1 large egg, whisked

pinch of salt

AVOCADO AND CREAM CHEESE FILLING 

15 ml (1 tbsp) vegetable oil

1 (70 g) small onion, finely chopped

50 g almonds, toasted and finely chopped

45 ml (3 tbsp) cream cheese,

1 (200 g) avocado, mashed

salt, to season 

AVOCADO SALT 

skin of 1 avocado, scraped clean and dried

10g salt 

AVOCADO PESTO  

60 g basil, fresh

40 g almonds, lightly toasted and chopped

2 (14 g) garlic cloves, creamed

50 g Pecorino cheese, grated

80 ml (⅓ cup) olive oil

45 ml (3 tbsp) lemon juice

1 (200 g) Avocado, pureed

salt and pepper, to season 

AVOCADO OIL 

handful of parsley

1 avocado skin

250 ml (1 cup) vegetable oil 

RICE PAPER CRISPS 

5 Rice papers

oil, to deep fry

avocado salt

TO SERVE 

125 ml (½ cup) crème fraîche

10 g fresh basil  

Preheat the oven to 120. 

Pasta

  1. Combine the flour and whisked egg until a firm dough forms. If the mixture is slightly dry, add a little bit of water.
  2. Knead the dough for 10 minutes until smooth.
  3. Place the pasta dough in the fridge for 20 minutes. 

Pasta Filling

  1. Heat the oil in a small pan. Saute the onion for 5 minutes until soft.
  2. Remove from the heat. Add the rest of the ingredients to the pan and stir through.
  3. Season the filling with salt and pepper.
  4. Roll the pasta out with a pasta machine into thin sheets. Use a cookie cutter to form round shapes.
  5. Place a little bit of the filling onto the pasta, folding the pasta over into a half-moon. Use a little bit of water to secure the edges. Fold the tips of the half-moon around your index finger and secure the tips.
  6. Dust the pasta shapes with flour and set aside.  

Avocado Salt

  1. Place the skins onto an oven tray and allow the skins to dry in the oven until completely dry.
  2. Once dry, remove the skins and blend until fine, combine the powder with an equal amount of salt and set aside. 

Avocado Pesto

  1. Combine all the ingredients in a food processor or blender and pulse for about a minute.
  2. Store the pesto in a small bowl in the fridge. 

Avocado Oil

  1. Bring a small pot of water to the bowl over medium heat.

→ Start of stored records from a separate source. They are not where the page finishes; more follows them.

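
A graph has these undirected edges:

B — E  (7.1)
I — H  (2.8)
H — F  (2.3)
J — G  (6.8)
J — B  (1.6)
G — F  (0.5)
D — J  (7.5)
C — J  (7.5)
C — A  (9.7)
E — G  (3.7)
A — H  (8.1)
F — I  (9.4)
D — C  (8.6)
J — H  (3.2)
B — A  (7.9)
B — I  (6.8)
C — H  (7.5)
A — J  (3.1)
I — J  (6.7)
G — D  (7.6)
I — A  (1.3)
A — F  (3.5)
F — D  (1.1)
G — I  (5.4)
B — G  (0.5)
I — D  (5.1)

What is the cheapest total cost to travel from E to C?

13.3

Running Dijkstra from E:
E: 0
G: 3.7  (via E)
B: 4.2  (via G)
F: 4.2  (via G)
D: 5.3  (via F)
J: 5.8  (via B)
H: 6.5  (via F)
A: 7.7  (via F)
I: 9  (via A)
C: 13.3  (via J)
Shortest route: E → G → B → J → C = 13.3.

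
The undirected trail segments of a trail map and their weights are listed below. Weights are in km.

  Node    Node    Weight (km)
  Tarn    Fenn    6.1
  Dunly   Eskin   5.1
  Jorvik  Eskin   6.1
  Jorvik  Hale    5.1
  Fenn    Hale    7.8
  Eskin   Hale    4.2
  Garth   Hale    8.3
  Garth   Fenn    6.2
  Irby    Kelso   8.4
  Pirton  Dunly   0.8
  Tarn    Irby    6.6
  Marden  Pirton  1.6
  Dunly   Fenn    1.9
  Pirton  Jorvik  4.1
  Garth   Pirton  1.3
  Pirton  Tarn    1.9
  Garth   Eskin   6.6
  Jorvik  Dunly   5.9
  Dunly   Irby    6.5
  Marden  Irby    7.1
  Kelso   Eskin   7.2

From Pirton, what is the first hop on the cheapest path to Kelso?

Dunly

Candidate routes:
Pirton–Dunly–Eskin–Kelso: 0.8+5.1+7.2 = 13.1
Pirton–Garth–Eskin–Kelso: 1.3+6.6+7.2 = 15.1
The minimum is 13.1 km via Pirton–Dunly–Eskin–Kelso.
So from Pirton the first move is to Dunly.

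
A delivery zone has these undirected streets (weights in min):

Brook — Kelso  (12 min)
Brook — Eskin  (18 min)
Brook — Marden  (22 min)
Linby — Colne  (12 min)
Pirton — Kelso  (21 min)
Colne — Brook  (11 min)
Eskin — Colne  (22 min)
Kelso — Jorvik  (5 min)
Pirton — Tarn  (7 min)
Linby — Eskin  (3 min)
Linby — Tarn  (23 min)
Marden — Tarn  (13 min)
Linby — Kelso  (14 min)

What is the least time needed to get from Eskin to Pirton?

33 min

Running Dijkstra from Eskin:
Eskin: 0
Linby: 3  (via Eskin)
Colne: 15  (via Linby)
Kelso: 17  (via Linby)
Brook: 18  (via Eskin)
Jorvik: 22  (via Kelso)
Tarn: 26  (via Linby)
Pirton: 33  (via Tarn)
Shortest route: Eskin → Linby → Tarn → Pirton = 33 min.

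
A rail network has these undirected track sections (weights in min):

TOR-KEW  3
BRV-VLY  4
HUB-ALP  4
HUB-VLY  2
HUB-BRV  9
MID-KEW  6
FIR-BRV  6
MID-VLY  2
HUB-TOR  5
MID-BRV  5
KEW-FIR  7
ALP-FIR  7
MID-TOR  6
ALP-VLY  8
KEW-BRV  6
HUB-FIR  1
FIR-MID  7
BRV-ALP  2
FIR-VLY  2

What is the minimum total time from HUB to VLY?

Candidate routes:
HUB - VLY: 2 = 2
HUB - FIR - VLY: 1+2 = 3
Cheapest is HUB - VLY at 2 min.

2 min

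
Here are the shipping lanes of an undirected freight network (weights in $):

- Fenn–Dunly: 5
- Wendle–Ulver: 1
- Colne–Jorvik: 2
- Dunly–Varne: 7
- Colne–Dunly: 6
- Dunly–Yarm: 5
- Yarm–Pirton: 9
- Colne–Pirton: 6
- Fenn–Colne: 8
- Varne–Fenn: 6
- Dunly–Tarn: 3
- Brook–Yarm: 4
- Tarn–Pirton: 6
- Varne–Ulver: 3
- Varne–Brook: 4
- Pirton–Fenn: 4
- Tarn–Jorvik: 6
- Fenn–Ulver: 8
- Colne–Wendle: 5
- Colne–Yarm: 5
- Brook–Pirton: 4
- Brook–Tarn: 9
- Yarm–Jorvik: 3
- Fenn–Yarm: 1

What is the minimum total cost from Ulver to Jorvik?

$8

Compare a few routes:
Ulver - Wendle - Colne - Jorvik: 1+5+2 = 8
Ulver - Fenn - Yarm - Jorvik: 8+1+3 = 12
Ulver - Varne - Fenn - Yarm - Jorvik: 3+6+1+3 = 13
The minimum is $8 via Ulver - Wendle - Colne - Jorvik.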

Prepare another bowl with ice water.
  2. Once the water is boiling, blanch the parsley in the boiling water and immediately place it into ice water.
  3. Drain the parsley well.
  4. Place the parsley, avocado skins and oil into a blender. Blend the oil on high for about 1 minute before straining.
  5. Strain the oil. 

Rice Paper Crisps

  1. Fry the rice papers in hot oil for 1 minute or until the rice paper puffs up and becomes crispy.
  2. Place the rice papers on a paper towel to dry.
  3. Dust the rice paper crisps with a good amount of avocado salt. 

To Serve

  1. Bring a small pot of water to a rolling boil over high heat. Season the water generously with salt. Boil the pasta shapes for 3 minutes or until cooked. 
  2. Heat the crème fraîche in a small saucepan over low heat for 2 minutes, add the avocado pesto to the crème fraîche, followed by the avocado pasta, taking care not to break the pasta shapes.
  3. Place the pasta, with a generous amount of sauce on your plate.
  4. Finish with a drizzle of the avocado oil, rice paper crisps and fresh basil leaves. 

Monray van der Hyde represented ICA at the 2024 Culinary Schools Student Chef Competition with his dish, “Velvet Verdant”. This alternative take on a classic pasta dish features different textures of avocado including avo and almond pasta, avo pesto, avo oil and avo dust.